The proposal, which brought supporters and critics out in force to a public hearing Tuesday, is so emotionally freighted that voters deserve a say, Salvatore Santarcangelo said Tuesday in a brief interview.

But the cost of holding a special election, about $5,000 to $6,000, means the question probably won’t be addressed until voters go to the polls on Town Meeting Day next March, he said.

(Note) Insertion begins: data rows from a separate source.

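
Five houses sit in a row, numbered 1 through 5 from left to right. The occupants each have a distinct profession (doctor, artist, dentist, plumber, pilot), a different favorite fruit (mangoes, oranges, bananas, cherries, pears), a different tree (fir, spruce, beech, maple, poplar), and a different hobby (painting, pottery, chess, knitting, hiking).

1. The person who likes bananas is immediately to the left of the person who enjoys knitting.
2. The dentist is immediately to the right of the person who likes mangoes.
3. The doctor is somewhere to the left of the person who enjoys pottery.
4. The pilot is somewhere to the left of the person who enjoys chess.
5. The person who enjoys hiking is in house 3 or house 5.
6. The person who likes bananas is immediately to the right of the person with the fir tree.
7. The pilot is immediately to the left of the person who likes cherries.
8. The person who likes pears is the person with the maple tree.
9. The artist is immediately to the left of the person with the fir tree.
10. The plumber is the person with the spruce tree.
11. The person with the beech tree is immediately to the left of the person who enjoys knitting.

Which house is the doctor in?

So house 1 gets painting for hobby.
The artist is narrowed to house 1 or 2; consider each.
Placing it in house 1 leads to a contradiction, so it's in house 2.
The person with the fir tree is in house 3 (clue 9).
The only tree still possible for house 4 is beech.
By clue 6, the person who likes bananas is in house 4.
The person who enjoys knitting is in house 5 (clue 11).
That leaves hiking as the hobby for house 3.
Clue 7 places the pilot in house 1.
Clue 7: the person who likes cherries is in house 2.
So house 4 gets dentist for profession.
House 5's profession must be plumber (nothing else left).
Clue 3: the person who enjoys pottery is in house 4.
Clue 10: the person with the spruce tree is in house 5.
The only profession still possible for house 3 is doctor.
House 3's favorite fruit must be mangoes (nothing else left).
The only tree still possible for house 1 is maple.
So house 2 gets poplar for tree.
That leaves chess as the hobby for house 2.
Clue 8 places the person who likes pears in house 1.
That leaves oranges as the favorite fruit for house 5.
So: house 1 = pilot/pears/maple/painting, house 2 = artist/cherries/poplar/chess, house 3 = doctor/mangoes/fir/hiking, house 4 = dentist/bananas/beech/pottery, house 5 = plumber/oranges/spruce/knitting.

3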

Select Board members indicated Tuesday that they were in no hurry to make a decision, given the complexity and sheer volume of the evidence submitted by those on both sides of the issue.

Dr. Michael Brady, a dentist who runs a clinic at full-service elementary school in town, was joined by other local physicians in urging the Select Board to help stem one of the worst rates of dental decay among children in Vermont.

Adding fluoride to the water supply will also help the elderly, who frequently suffer medical complications due to poor oral health, they said.

“This is really the silver bullet. … It’s basically going to help all citizens of all ages throughout life,” Dr. Justin Salem said.

Opponents, however, urged caution. Dr. Alexander Tenentes, an optometrist who said he was “embarrassed” to be the only member of the local medical community to come out against the plan, argued that fluoride carried a variety of health risks that outweighed its potential benefits.

“Above all, do no harm. Err on the side of safety,” he said.

And Paul Connett, a professor of chemistry at St. Lawrence University, said that if Bennington did not add the chemical to its water, it would be in good company. London, Rome, Berlin and most other Western European cities do not use fluoride and their citizens are better off for it, he said.

“They don’t want to impose medicine on people who don’t want it,” he said.

Given its history as the first state to abolish slavery, “I would have thought Vermont … would have been particularly sensitive to individual rights,” Connett said.

Although the opponents cited Nobel Prize winners who shared their views, Kevin McDonald, a vice president at Southwestern Vermont Health Care, urged the public to use its common sense and consider the source of the critics’ information.